The reason that the Calculus Reform movement failed so miserably is that the "reformers" were still professional mathematicians, brain-washed with traditional mathematics. Hello, the computer is here! Traditional mathematics was developed without a computer. For many questions even basic algebra is not necessary. If two apples and three oranges cost seven dollars and five apples and two oranges cost 12 dollars then one can easily find the prices of these fruits by the good-old guess-and-check, i.e. by exhaustive search, write a simple double do-loop and get the answer before typing in the two equations with two unknowns.
So instead of teaching them intricate trig substitution, I would teach them (were I free to make up my own curriculum) how to solve problems using Maple (or, yet better, the free and open-source system called SAGE).
If you really care about a deep conceptual understanding, then why stop with mathematicians?
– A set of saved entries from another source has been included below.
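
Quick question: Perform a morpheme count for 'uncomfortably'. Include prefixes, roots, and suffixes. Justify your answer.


Decomposition: un- (prefix) + comfort (root) + -able (suffix) + -ly (suffix) = 4 morpheme(s)

4 morphemes


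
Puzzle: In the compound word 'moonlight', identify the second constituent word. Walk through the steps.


Split 'moonlight' into 'moon' + 'light'. The second part is 'light'.

light


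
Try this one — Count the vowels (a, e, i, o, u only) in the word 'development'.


Vowels in 'development': e, e, o, e = 4 vowels.

4


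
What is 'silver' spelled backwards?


Reverse 'silver' character by character: 'revlis'.

revlis


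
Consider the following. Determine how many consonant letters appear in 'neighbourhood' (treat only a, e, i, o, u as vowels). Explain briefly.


Consonants in 'neighbourhood': n, g, h, b, r, h, d = 7 consonants.

7


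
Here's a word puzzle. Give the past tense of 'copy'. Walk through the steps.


Apply rule: Change -y to -ied. 'copy' becomes 'copied'.

copied


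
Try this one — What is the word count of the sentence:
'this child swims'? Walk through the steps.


Split into words: this | child | swims = 3 words.

3


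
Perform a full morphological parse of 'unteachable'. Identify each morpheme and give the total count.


Step 1: Identify prefix: 'un' (meaning: not/reverse)
Step 2: Identify root: 'teach'
Step 3: Identify suffix(es): 'able'
Decomposition: un- (prefix: not/reverse) + teach (root) + -able (suffix: capable of)
Total morphemes: 3

3 morphemes (un- (prefix: not/reverse) + teach (root) + -able (suffix: capable of))


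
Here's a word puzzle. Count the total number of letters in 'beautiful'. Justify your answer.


Spell out 'beautiful' and number each letter: b(1), e(2), a(3), u(4), t(5), i(6), f(7), u(8), l(9). Total: 9 letters.

9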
Let philosophers teach math! Now they reall care about the deep meaning, e.g. of the number three, that the average member of the Amer. Math. Soc. takes for granted.
So President Obama, my advise to you is to listen to the wise recommendations of the above-mentioned committee and not to the professional math lobby, who just makes up many "good" reasons why mathematicians are indispensable, but their true motivation is to increase, or at least maintain, the number of professional mathematicians, so that they can badly teach calculus six hours a week, and spend the rest of their time publishing yet another theorem that only six people (at most!) in the world can understand, or care about.